Wednesday, July 07, 2010

Meet, Already!

The moment is coming. You know it is. Everyone knows it is. It begins with an anxious tap of a fingernail on the back cover of the book. Or maybe a tap on your knee. Or the scratch of your brow. All moisture evaporates from your throat. You reach for a glass of water. Your fingers are jittery. You desperately want to flip ahead a few pages, scan a few words, paragraphs. Just a peek. You can't wait. 

Nervously, you braise a fingernail on the edge of the pages, breathing softly. Beads of sweat pepper your brow, waiting, anticipating. Then finally, there it is: the First Impression, your main character's initial meeting.

It can happen in  numerous ways.

1) The Glassy Stare. A casual glance from across a crowded room. This is a good one. Such a tease, yet it will appease the reader enough to keep reading. They just have to know what's going to happen now. 

2) The Opinionator. Through the eyes or opinion of another character. Oh, a tension builder. Talk about head games in high school.  

3) The Slight Bump. Both reach for the same apple or brush past each other in the hallway by the locker rooms. This can be tender and yet it can come across as annoying. A meeting, yet not truly a meeting.

4) Blushing in Embarrassment. One character is put in an uncomfortable place and then meets the other. Ex: male character is working at his hated job at the movie theater serving popcorn. Suddenly this amazing girl is front and center asking for a large popcorn. Readers can relate to this. This is usually effective.  

5) The Crash, Bash, and Escape. The female lead is swept our of harm's way by the dashing male lead. She's saved from a ball hitting her in the head, a dog chasing her, or your average paranormal entity messing with her. OR the table could be turned and the male lead breaks his leg and needs a tutor for the summer so he can graduate to his senior year. Either way, this presents a maelstrom of roads you can take your character. As the reader, I'm biting a hole in my lip, wondering where you are headed.     

Do any of your favorite books come to mind?

In each case, it's up to us as the writer to paint the scene through diction, style, and emotion. Use the elements of your scene. 

A cup of coffee spills off a table in a diner where your mc female is doing homework. The liquid trickles off the lip of the table, making a beeline for her books piled next to her feet. Your main-squeeze male character witnesses the whole thing from the porthole of the kitchen door. He's been watching her. 

Use the smell of the coffee and the reaction of your scenery characters. Maybe the girl is oblivious that the coffee was spilled, or maybe she's angry about it. How will this affect their first impression of each other?

I love playing with this, writing a skeletal scene in different ways to see what moves me most and what conveys what I want to say about them.

Maybe she's normally a calm, level-headed girl but her father just ran off with some young floozy, leaving her mom in a tizzy and herself filled with rage. Who knows? It's up to you. 

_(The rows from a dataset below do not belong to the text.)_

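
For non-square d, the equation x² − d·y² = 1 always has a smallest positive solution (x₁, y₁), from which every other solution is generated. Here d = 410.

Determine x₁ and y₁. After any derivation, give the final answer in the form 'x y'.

81 4

d=410: √d = [20; 4,40] (ℓ=2, even), read p_1/q_1
a_0=20:  p_0=20·1+0=20,  q_0=20·0+1=1
a_1=4:  p_1=4·20+1=81,  q_1=4·1+0=4
fundamental: x₁=81, y₁=4  (since 6561 − 410·16 = 1)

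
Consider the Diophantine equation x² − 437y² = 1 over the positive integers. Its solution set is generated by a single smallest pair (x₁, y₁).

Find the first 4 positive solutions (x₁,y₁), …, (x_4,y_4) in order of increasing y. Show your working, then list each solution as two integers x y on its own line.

4599 220
42301601 2023560
389090121399 18612704660
3578850894326401 171199655439120

√437 = [20; 1,9,2,9,1,40, …], period ℓ=6 (even) → k=5
i=0: a=20 ⇒ p=20, q=1
i=1: a=1 ⇒ p=21, q=1
i=2: a=9 ⇒ p=209, q=10
i=3: a=2 ⇒ p=439, q=21
i=4: a=9 ⇒ p=4160, q=199
i=5: a=1 ⇒ p=4599, q=220
→ (4599, 220).  Check: 4599²=21150801, 437·220²=21150800, difference 1.
(4599+220√437)^2 = 42301601 + 2023560√437
(4599+220√437)^3 = 389090121399 + 18612704660√437
(4599+220√437)^4 = 3578850894326401 + 171199655439120√437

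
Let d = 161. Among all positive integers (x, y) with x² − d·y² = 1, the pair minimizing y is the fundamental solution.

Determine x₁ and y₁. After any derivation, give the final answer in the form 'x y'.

√161 = [12; 1,2,4,1,2,1,4,2,1,24, …], period ℓ=10 (even) → k=9
step 0: (12, 1)  from 12·(1,0) + (0,1)
step 1: (13, 1)  from 1·(12,1) + (1,0)
…
step 3: (165, 13)  from 4·(38,3) + (13,1)
step 4: (203, 16)  from 1·(165,13) + (38,3)
…
step 6: (774, 61)  from 1·(571,45) + (203,16)
…
step 8: (8108, 639)  from 2·(3667,289) + (774,61)
step 9: (11775, 928)  from 1·(8108,639) + (3667,289)
→ (11775, 928).  Check: 11775²=138650625, 161·928²=138650624, difference 1.

11775 928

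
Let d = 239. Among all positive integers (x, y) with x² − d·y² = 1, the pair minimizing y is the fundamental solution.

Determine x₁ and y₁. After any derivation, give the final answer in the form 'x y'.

√239 → a₀=15, period (2,5,1,2,4,15,4,2,1,5,2,30); ℓ=12 even so k=11
step 0: (15, 1)  from 15·(1,0) + (0,1)
step 1: (31, 2)  from 2·(15,1) + (1,0)
…
step 3: (201, 13)  from 1·(170,11) + (31,2)
step 4: (572, 37)  from 2·(201,13) + (170,11)
step 5: (2489, 161)  from 4·(572,37) + (201,13)
step 6: (37907, 2452)  from 15·(2489,161) + (572,37)
step 7: (154117, 9969)  from 4·(37907,2452) + (2489,161)
step 8: (346141, 22390)  from 2·(154117,9969) + (37907,2452)
…
step 10: (2847431, 184185)  from 5·(500258,32359) + (346141,22390)
step 11: (6195120, 400729)  from 2·(2847431,184185) + (500258,32359)
(x₁, y₁) = (6195120, 400729);  6195120² − 239·400729² = 1 ✓

6195120 400729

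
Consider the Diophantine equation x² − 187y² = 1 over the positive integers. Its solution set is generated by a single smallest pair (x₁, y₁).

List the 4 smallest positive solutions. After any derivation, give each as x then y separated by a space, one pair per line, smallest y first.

√187 = [13; 1,2,13,2,1,26, …], period ℓ=6 (even) → k=5
i=0: a=13 ⇒ p=13, q=1
i=1: a=1 ⇒ p=14, q=1
i=2: a=2 ⇒ p=41, q=3
i=3: a=13 ⇒ p=547, q=40
i=4: a=2 ⇒ p=1135, q=83
i=5: a=1 ⇒ p=1682, q=123
(x₁, y₁) = (1682, 123);  1682² − 187·123² = 1 ✓
(1682+123√187)^2 = 5658247 + 413772√187
(1682+123√187)^3 = 19034341226 + 1391928885√187
(1682+123√187)^4 = 64031518226017 + 4682448355368√187

1682 123
5658247 413772
19034341226 1391928885
64031518226017 4682448355368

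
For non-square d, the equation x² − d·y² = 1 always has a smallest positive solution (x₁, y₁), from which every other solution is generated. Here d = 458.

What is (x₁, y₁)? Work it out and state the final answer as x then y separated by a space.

√458 → a₀=21, period (2,2,42); ℓ=3 odd so k=5
a_0=21:  p_0=21·1+0=21,  q_0=21·0+1=1
…
a_2=2:  p_2=2·43+21=107,  q_2=2·2+1=5
a_3=42:  p_3=42·107+43=4537,  q_3=42·5+2=212
a_4=2:  p_4=2·4537+107=9181,  q_4=2·212+5=429
a_5=2:  p_5=2·9181+4537=22899,  q_5=2·429+212=1070
→ (22899, 1070).  Check: 22899²=524364201, 458·1070²=524364200, difference 1.

22899 1070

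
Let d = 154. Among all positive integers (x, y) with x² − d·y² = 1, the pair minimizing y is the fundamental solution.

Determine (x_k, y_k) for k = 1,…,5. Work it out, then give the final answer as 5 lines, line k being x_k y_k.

d=154: √d = [12; 2,2,3,1,2,1,3,2,2,24] (ℓ=10, even), read p_9/q_9
k=0  a_k=12  p_k/q_k = 12/1
k=1  a_k=2  p_k/q_k = 25/2
k=2  a_k=2  p_k/q_k = 62/5
k=3  a_k=3  p_k/q_k = 211/17
k=4  a_k=1  p_k/q_k = 273/22
k=5  a_k=2  p_k/q_k = 757/61
k=6  a_k=1  p_k/q_k = 1030/83
k=7  a_k=3  p_k/q_k = 3847/310
k=8  a_k=2  p_k/q_k = 8724/703
k=9  a_k=2  p_k/q_k = 21295/1716
(x₁, y₁) = (21295, 1716);  21295² − 154·1716² = 1 ✓
k=2:  x_2 = 21295·21295+154·1716·1716 = 906954049,  y_2 = 21295·1716+1716·21295 = 73084440
k=3:  x_3 = 21295·906954049+154·1716·73084440 = 38627172925615,  y_3 = 21295·73084440+1716·906954049 = 3112666297884
k=4:  x_4 = 21295·38627172925615+154·1716·3112666297884 = 1645131293994988801,  y_4 = 21295·3112666297884+1716·38627172925615 = 132568457553795120
k=5:  x_5 = 21295·1645131293994988801+154·1716·132568457553795120 = 70066141772619400108975,  y_5 = 21295·132568457553795120+1716·1645131293994988801 = 5646090604103467862916

21295 1716
906954049 73084440
38627172925615 3112666297884
1645131293994988801 132568457553795120
70066141772619400108975 5646090604103467862916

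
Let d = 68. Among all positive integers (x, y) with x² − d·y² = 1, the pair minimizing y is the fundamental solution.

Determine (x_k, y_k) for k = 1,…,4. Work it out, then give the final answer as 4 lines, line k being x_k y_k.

√68 = [8; 4,16, …], period ℓ=2 (even) → k=1
a_0=8:  p_0=8·1+0=8,  q_0=8·0+1=1
a_1=4:  p_1=4·8+1=33,  q_1=4·1+0=4
→ (33, 4).  Check: 33²=1089, 68·4²=1088, difference 1.
(33+4√68)^2 = 2177 + 264√68
(33+4√68)^3 = 143649 + 17420√68
(33+4√68)^4 = 9478657 + 1149456√68

33 4
2177 264
143649 17420
9478657 1149456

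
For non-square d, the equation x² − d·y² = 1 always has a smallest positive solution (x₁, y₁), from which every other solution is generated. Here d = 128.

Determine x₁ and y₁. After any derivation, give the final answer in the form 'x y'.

577 51

√128 = [11; 3,5,3,22, …], period ℓ=4 (even) → k=3
i=0: a=11 ⇒ p=11, q=1
i=1: a=3 ⇒ p=34, q=3
i=2: a=5 ⇒ p=181, q=16
i=3: a=3 ⇒ p=577, q=51
→ (577, 51).  Check: 577²=332929, 128·51²=332928, difference 1.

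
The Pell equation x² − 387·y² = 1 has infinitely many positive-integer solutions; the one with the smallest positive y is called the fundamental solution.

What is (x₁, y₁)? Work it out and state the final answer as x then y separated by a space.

3482 177

d=387: √d = [19; 1,2,19,2,1,38] (ℓ=6, even), read p_5/q_5
a_0=19:  p_0=19·1+0=19,  q_0=19·0+1=1
a_1=1:  p_1=1·19+1=20,  q_1=1·1+0=1
a_2=2:  p_2=2·20+19=59,  q_2=2·1+1=3
a_3=19:  p_3=19·59+20=1141,  q_3=19·3+1=58
a_4=2:  p_4=2·1141+59=2341,  q_4=2·58+3=119
a_5=1:  p_5=1·2341+1141=3482,  q_5=1·119+58=177
fundamental: x₁=3482, y₁=177  (since 12124324 − 387·31329 = 1)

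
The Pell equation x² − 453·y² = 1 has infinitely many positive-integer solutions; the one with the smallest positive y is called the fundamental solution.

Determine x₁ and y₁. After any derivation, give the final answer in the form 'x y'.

1653751 77700

√453 → a₀=21, period (3,1,1,10,14,10,1,1,3,42); ℓ=10 even so k=9
step 0: (21, 1)  from 21·(1,0) + (0,1)
…
step 3: (149, 7)  from 1·(85,4) + (64,3)
…
step 6: (223565, 10504)  from 10·(22199,1043) + (1575,74)
…
step 8: (469329, 22051)  from 1·(245764,11547) + (223565,10504)
step 9: (1653751, 77700)  from 3·(469329,22051) + (245764,11547)
→ (1653751, 77700).  Check: 1653751²=2734892370001, 453·77700²=2734892370000, difference 1.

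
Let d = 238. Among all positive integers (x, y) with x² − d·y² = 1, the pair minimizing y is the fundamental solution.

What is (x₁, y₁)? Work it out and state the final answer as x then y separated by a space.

√238 = [15; 2,2,1,14,1,2,2,30, …], period ℓ=8 (even) → k=7
k=0  a_k=15  p_k/q_k = 15/1
k=1  a_k=2  p_k/q_k = 31/2
k=2  a_k=2  p_k/q_k = 77/5
k=3  a_k=1  p_k/q_k = 108/7
…
k=6  a_k=2  p_k/q_k = 4983/323
k=7  a_k=2  p_k/q_k = 11663/756
fundamental: x₁=11663, y₁=756  (since 136025569 − 238·571536 = 1)

11663 756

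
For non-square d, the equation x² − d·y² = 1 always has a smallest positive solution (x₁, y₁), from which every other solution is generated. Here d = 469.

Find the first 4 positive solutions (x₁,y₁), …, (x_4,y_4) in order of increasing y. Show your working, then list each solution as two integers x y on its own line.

137215 6336
37655912449 1738788480
10333912053241855 477175722560064
2835935484733506355201 130951333540419575040

d=469: √d = [21; 1,1,1,10,6,10,1,1,1,42] (ℓ=10, even), read p_9/q_9
i=0: a=21 ⇒ p=21, q=1
i=1: a=1 ⇒ p=22, q=1
i=2: a=1 ⇒ p=43, q=2
i=3: a=1 ⇒ p=65, q=3
i=4: a=10 ⇒ p=693, q=32
i=5: a=6 ⇒ p=4223, q=195
i=6: a=10 ⇒ p=42923, q=1982
i=7: a=1 ⇒ p=47146, q=2177
i=8: a=1 ⇒ p=90069, q=4159
i=9: a=1 ⇒ p=137215, q=6336
(x₁, y₁) = (137215, 6336);  137215² − 469·6336² = 1 ✓
(137215+6336√469)^2 = 37655912449 + 1738788480√469
(137215+6336√469)^3 = 10333912053241855 + 477175722560064√469
(137215+6336√469)^4 = 2835935484733506355201 + 130951333540419575040√469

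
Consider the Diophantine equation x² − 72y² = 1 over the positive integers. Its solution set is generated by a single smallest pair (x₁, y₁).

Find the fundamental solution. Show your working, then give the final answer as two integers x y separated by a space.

17 2

√72 = [8; 2,16, …], period ℓ=2 (even) → k=1
k=0  a_k=8  p_k/q_k = 8/1
k=1  a_k=2  p_k/q_k = 17/2
→ (17, 2).  Check: 17²=289, 72·2²=288, difference 1.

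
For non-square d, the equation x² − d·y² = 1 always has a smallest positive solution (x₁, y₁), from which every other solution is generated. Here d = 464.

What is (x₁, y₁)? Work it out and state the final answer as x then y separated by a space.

9801 455

d=464: √d = [21; 1,1,5,1,1,1,5,1,1,42] (ℓ=10, even), read p_9/q_9
step 0: (21, 1)  from 21·(1,0) + (0,1)
step 1: (22, 1)  from 1·(21,1) + (1,0)
step 2: (43, 2)  from 1·(22,1) + (21,1)
step 3: (237, 11)  from 5·(43,2) + (22,1)
step 4: (280, 13)  from 1·(237,11) + (43,2)
step 5: (517, 24)  from 1·(280,13) + (237,11)
step 6: (797, 37)  from 1·(517,24) + (280,13)
…
step 8: (5299, 246)  from 1·(4502,209) + (797,37)
step 9: (9801, 455)  from 1·(5299,246) + (4502,209)
→ (9801, 455).  Check: 9801²=96059601, 464·455²=96059600, difference 1.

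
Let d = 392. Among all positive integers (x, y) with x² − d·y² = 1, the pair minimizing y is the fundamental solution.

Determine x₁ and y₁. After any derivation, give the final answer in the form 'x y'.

99 5

[19; 1,3,1,38] for √392; ℓ=4 ⇒ convergent index 3
k=0  a_k=19  p_k/q_k = 19/1
k=1  a_k=1  p_k/q_k = 20/1
k=2  a_k=3  p_k/q_k = 79/4
k=3  a_k=1  p_k/q_k = 99/5
fundamental: x₁=99, y₁=5  (since 9801 − 392·25 = 1)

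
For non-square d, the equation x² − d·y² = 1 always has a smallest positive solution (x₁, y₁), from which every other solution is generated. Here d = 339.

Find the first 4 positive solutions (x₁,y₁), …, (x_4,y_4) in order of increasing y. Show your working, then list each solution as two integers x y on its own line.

97970 5321
19196241799 1042596740
3761311617998090 204286405230279
736991398411349512801 40027878239778270520

d=339: √d = [18; 2,2,2,1,17,1,2,2,2,36] (ℓ=10, even), read p_9/q_9
a_0=18:  p_0=18·1+0=18,  q_0=18·0+1=1
…
a_2=2:  p_2=2·37+18=92,  q_2=2·2+1=5
a_3=2:  p_3=2·92+37=221,  q_3=2·5+2=12
…
a_5=17:  p_5=17·313+221=5542,  q_5=17·17+12=301
a_6=1:  p_6=1·5542+313=5855,  q_6=1·301+17=318
…
a_8=2:  p_8=2·17252+5855=40359,  q_8=2·937+318=2192
a_9=2:  p_9=2·40359+17252=97970,  q_9=2·2192+937=5321
fundamental: x₁=97970, y₁=5321  (since 9598120900 − 339·28313041 = 1)
(97970+5321√339)^2 = 19196241799 + 1042596740√339
(97970+5321√339)^3 = 3761311617998090 + 204286405230279√339
(97970+5321√339)^4 = 736991398411349512801 + 40027878239778270520√339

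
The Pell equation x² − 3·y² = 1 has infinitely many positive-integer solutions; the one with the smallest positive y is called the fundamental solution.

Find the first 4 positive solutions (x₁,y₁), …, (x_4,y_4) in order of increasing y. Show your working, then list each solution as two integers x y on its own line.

√3 = [1; 1,2, …], period ℓ=2 (even) → k=1
step 0: (1, 1)  from 1·(1,0) + (0,1)
step 1: (2, 1)  from 1·(1,1) + (1,0)
fundamental: x₁=2, y₁=1  (since 4 − 3·1 = 1)
(2+1√3)^2 = 7 + 4√3
(2+1√3)^3 = 26 + 15√3
(2+1√3)^4 = 97 + 56√3

2 1
7 4
26 15
97 56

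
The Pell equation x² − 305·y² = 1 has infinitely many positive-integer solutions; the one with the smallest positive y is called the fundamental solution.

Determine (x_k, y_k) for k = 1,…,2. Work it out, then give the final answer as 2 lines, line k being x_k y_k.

√305 = [17; 2,6,2,34, …], period ℓ=4 (even) → k=3
step 0: (17, 1)  from 17·(1,0) + (0,1)
…
step 2: (227, 13)  from 6·(35,2) + (17,1)
step 3: (489, 28)  from 2·(227,13) + (35,2)
(x₁, y₁) = (489, 28);  489² − 305·28² = 1 ✓
k=2:  x_2 = 489·489+305·28·28 = 478241,  y_2 = 489·28+28·489 = 27384

489 28
478241 27384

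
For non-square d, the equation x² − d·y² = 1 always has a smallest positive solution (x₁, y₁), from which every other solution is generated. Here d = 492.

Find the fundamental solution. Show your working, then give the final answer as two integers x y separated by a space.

[22; 5,1,1,10,1,1,5,44] for √492; ℓ=8 ⇒ convergent index 7
a_0=22:  p_0=22·1+0=22,  q_0=22·0+1=1
…
a_6=1:  p_6=1·2817+2573=5390,  q_6=1·127+116=243
a_7=5:  p_7=5·5390+2817=29767,  q_7=5·243+127=1342
fundamental: x₁=29767, y₁=1342  (since 886074289 − 492·1800964 = 1)

29767 1342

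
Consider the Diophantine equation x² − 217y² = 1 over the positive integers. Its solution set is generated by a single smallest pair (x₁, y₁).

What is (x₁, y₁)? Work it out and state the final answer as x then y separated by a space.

3844063 260952

√217 → a₀=14, period (1,2,1,2,1,…,2,1,28); ℓ=16 even so k=15
i=0: a=14 ⇒ p=14, q=1
i=1: a=1 ⇒ p=15, q=1
i=2: a=2 ⇒ p=44, q=3
…
i=14: a=2 ⇒ p=2809702, q=190735
i=15: a=1 ⇒ p=3844063, q=260952
fundamental: x₁=3844063, y₁=260952  (since 14776820347969 − 217·68095946304 = 1)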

What is your favorite first impression scene? What is your favorite first impression scene to write? 


  1. Hey Sheri,great post! My characters met with a glassy stare, in fact, this was the opening scene. My beta reader thinks it shouldn't be used as the opener, not enough action. Maybe I'll try the Crash, Bash and Escape!

  2. I literally love every single post on this blog. This is just another example of the awesome you collectively possess!

  3. I love to write the Crash/Bash/Dash type. ^_^
    Example from my current WIP:
    Wiping at tears on my chin, I pushed away from the doors, and hardly registered the tall shadow behind me, beside the auditorium foyer. My skin tingled, ears rang when I felt the presence I’d nearly missed, and I stopped dead.
    “You’re not meant for him, Faith.”
    What in hell? Who is that? Where’d he come from?
    Mind buzzing with questions, I spun around. In front of me, close enough to feel his breath on my tear-wet cheeks stood the most gorgeous guy I’d ever seen. Dressed in black from head to motorcycle-booted toes. Square jaw with a hint of stubble, espresso dark, purposefully messed hair, smoldering eyes and exotic complexion. Native America? Middle Eastern? Anywhere but here. He was embodiment of every ideal I had for the opposite sex and his attentions were laser-targeted on me.
    Trouble, I thought, dark, mysterious, reputation-wrecking trouble.

  4. Thank you, Cara. That is so kind. We truly appreciate it.

  5. Aww! Thanks, Cara. we love all of you guys too.